Erich Klemm, VDA/IAA Symposium, Frankfurt 11. September 2013 4 Ich bin mir sicher, wir brauchen neue Regeln zu Leiharbeit und Werkverträgen. Der Gesetzgeber muss gleichen Lohn für gleiche Arbeit zum Prinzip machen und die Betriebsräte müssen mehr Einfluss bekommen auf die Frage wer zu welchen Bedingungen auf dem Betriebsgelände arbeitet. Wenn auf diesem Gebiet nichts geschieht, wird sich die Spirale schon aus Wettbewerbsgründen weiter nach unten drehen. Dabei habe ich noch gar nicht beleuchtet, welche Risiken die Unternehmen eingehen, wenn sie ihre Fabriken in immer mehr Einzelfunktionen zerlegen und z. B. Logistik von der Fa. A, Vormontagen von der Fa. B. usw. machen lassen. Wenn jetzt die Beschäftigten von A und B auch noch in anderen Tarifstrukturen sind und womöglich von einer anderen Gewerkschaft repräsentiert werden als die Stammbelegschaft, dann sind wir bei Zuständen wie z. B. bei der Lufthansa, wo mal das Bodenpersonal, mal die Piloten und mal das Kabinenpersonal in unterschiedlichen Tarifauseinandersetzungen sind. In den komplexen Gebilde einer Automobilfabrik gäbe es genügend Schlüsselpositionen von der aus auch eine kleine Truppe großen Einfluss ausüben könnte. Deshalb verstehe ich nicht, wie wenig Bedeutung in manchen Automobilbetrieben vom Management der Erhaltung einer einheitlichen Belegschaft und Tarifstruktur beigemessen wird. Ich glaube jedenfalls, dass es hier dringenden Gesprächsbedarf zwischen den Sozialpartnern einerseits aber auch mit den politischen Entscheidungsträgern andererseits gibt. Den dritten Punkt, den ich ansprechen möchte, bezieht sich auf Umweltregularien, konkret die CO²-Gesetzgebung der EU. Offensichtlich ist, dass mit diesem Instrument nicht nur die Umwelt geschützt werden soll, sondern auch Industriepolitik zu Lasten der deutschen Premiumhersteller betrieben wird. Keineswegs wende ich mich gegen strengere CO²-Regularien, ich finde es auch gut, dass die Autoindustrie das 95 Gramm Ziel für 2020 als Herausforderung angenommen hat.
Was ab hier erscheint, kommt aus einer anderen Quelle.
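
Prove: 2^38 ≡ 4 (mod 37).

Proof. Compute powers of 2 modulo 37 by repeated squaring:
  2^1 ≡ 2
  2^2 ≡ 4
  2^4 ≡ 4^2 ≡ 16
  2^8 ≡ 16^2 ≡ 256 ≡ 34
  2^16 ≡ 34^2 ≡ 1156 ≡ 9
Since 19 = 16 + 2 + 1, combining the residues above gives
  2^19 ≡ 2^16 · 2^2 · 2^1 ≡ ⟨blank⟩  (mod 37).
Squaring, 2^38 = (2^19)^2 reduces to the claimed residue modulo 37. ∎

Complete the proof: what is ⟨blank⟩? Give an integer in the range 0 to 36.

35

Multiply the listed residues: 9 · 4 · 2 = 36 → 72.
Reducing modulo 37: 72 = 1·37 + 35, so 2^19 ≡ 35.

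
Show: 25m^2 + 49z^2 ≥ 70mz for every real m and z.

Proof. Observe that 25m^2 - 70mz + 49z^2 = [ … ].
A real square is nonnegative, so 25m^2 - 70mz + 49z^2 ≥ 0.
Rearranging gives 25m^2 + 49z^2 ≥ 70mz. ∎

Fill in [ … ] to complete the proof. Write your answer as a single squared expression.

(5m - 7z)^2

25m^2 - 70mz + 49z^2 is a perfect-square trinomial: the outer terms are (5m)^2 and (7z)^2, and the cross term is -2·5m·7z.
So 25m^2 - 70mz + 49z^2 = (5m - 7z)^2 ≥ 0.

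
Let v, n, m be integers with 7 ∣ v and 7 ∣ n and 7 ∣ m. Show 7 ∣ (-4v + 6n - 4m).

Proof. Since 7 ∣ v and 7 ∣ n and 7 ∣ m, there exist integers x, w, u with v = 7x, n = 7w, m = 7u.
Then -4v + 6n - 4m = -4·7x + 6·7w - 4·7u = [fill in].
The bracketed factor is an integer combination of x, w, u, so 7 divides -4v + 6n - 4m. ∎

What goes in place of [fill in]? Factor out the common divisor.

Each term has a factor of 7: -4·7x + 6·7w - 4·7u = 7·(-4u + 6w - 4x).
Since -4u + 6w - 4x is an integer, 7 ∣ (-4v + 6n - 4m).

7(-4u + 6w - 4x)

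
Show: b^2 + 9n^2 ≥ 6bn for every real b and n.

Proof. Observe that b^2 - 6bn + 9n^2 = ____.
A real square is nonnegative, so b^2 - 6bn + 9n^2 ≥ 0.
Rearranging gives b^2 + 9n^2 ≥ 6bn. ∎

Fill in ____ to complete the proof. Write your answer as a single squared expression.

(b - 3n)^2

The leading and trailing coefficients are 1^2 and 3^2, and 6 = 2·1·3, so the trinomial is (b - 3n)^2.
Hence b^2 - 6bn + 9n^2 ≥ 0.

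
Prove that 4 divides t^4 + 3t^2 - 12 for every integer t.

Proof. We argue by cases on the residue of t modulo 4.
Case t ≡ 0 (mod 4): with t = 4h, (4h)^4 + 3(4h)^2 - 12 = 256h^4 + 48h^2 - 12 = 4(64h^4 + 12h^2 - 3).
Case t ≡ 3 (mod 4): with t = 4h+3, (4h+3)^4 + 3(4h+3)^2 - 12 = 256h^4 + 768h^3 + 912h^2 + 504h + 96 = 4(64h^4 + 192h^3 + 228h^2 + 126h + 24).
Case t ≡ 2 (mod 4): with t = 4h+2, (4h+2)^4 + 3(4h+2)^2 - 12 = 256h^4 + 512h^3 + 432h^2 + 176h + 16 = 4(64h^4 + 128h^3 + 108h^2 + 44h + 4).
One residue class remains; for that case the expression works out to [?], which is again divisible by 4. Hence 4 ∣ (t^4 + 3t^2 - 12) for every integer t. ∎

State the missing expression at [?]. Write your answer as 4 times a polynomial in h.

The residues treated are {0, 3, 2}, so the missing case is t ≡ 1 (mod 4); write t = 4h+1.
Then (4h+1)^4 + 3(4h+1)^2 - 12 = 256h^4 + 256h^3 + 144h^2 + 40h - 8 = 4(64h^4 + 64h^3 + 36h^2 + 10h - 2).

4(64h^4 + 64h^3 + 36h^2 + 10h - 2)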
Erich Klemm, VDA/IAA Symposium, Frankfurt 11. September 2013 5 Dass im Rahmen dieser Zielsetzung die Lasten sehr ungleich verteilt sind und die Hersteller von Premiumfahrzeugen eine sehr viel größere Last tragen müssen als Hersteller kleinerer Fahrzeuge ist schmerzhaft, aber wohl nicht zu vermeiden. Was ich aber nicht nachvollziehen kann, ist die Tatsache, dass der europäische Gesetzgeber bisher nicht bereit ist, besondere Anstrengungen mit Fahrzeugen ohne oder geringer lokaler Emission durch angemessene Multiplikatoren von Superkredits zu belohnen bzw. Ökoinnovationen unbürokratisch anzurechnen. Dadurch könnte unsere high tech geprägte Industrie zeigen, was möglich ist, und manche technische Lösung, die sonst nie Marktreife erreichen würde, bekäme eine Chance. Ich bin überzeugt, es würde langfristig der Umwelt, unserer Industrie und auch den Arbeitsplätzen mehr nützen als das, was zurzeit vorgeschlagen ist. Zumal Europa die einmalige Chance hätte, Forschungs- und Innovationsförderung zu betreiben, ohne dafür selber einen Cent aufwenden zu müssen. Lassen Sie mich zusammenfassen: Die Automobilproduktion in Deutschland hat gute Chancen weiterhin, sich erfolgreich weiterzuentwickeln wenn die Entscheidungsträger ausgewogen die richtigen Entscheidungen treffen. Darüber lohnt es sich, gemeinsam nachzudenken und auch Verantwortung zu übernehmen.